Senior Najee Harris is a problem for opposing defenses, particularly on third down and in the red zone. He has 27 touchdowns on the year (24 rushing, three receiving) and holds the Alabama record for touchdowns in a career with 54 (44 rushing, 10 receiving). However, for all the hype, he’s averaging 5.9 yards per carry and is not particularly efficient on first or second down. Arguably, he’s the third-best running back Notre Dame has faced, behind Travis Etienne of Clemson and Javonte Williams of UNC. Alabama’s Mac Jones isn’t a dual-threat quarterback, which is the other area Notre Dame has struggled with containing, so this one feels like more of a push, given Notre Dame’s prowess in rush defense and Alabama’s ridiculous efficiency in short yardage situations.

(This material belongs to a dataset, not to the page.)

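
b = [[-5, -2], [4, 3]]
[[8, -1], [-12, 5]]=b@[[0, -1], [-4, 3]]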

Alabama Offensive Coaching
Steve Sarkisian is the next in a long line of heralded Nick Saban assistant coaches in Tuscaloosa. He’s gotten more experience than many as he became the interim head coach of Alabama when Saban tested positive for COVID-19 — for the second time, and in this instance showing symptoms — ahead of an Iron Bowl matchup with archrival Auburn. The Tide rolled the Tigers 42-13, FYI. Notre Dame has its own head coach in waiting in defensive coordinator Clark Lea, set to take over at Vanderbilt at the conclusion of the Irish season. If he wants to delay packing his bags and heading down to Nashville, he’ll have to call the game of his life against an offense boasting two All-American offensive linemen and three skill position players in the top five of the Heisman finalist voting. Lea is brilliant, but he has absolutely no room for error.
Alabama Offensive Special Teams
Frequently, this might not be a strength for Alabama, given its well-documented kicking issues in years past. But sophomore placekicker Will Reichard has been spectacular this season, going perfect on 73 PATs and 12 field goal attempts. With senior DeVonta Smith in the fold, the Tide’s return game is lethally explosive. Notre Dame has done well in kick coverage this year, but it’s hard to beat perfection, and that’s what Alabama’s offensive special teams feels like.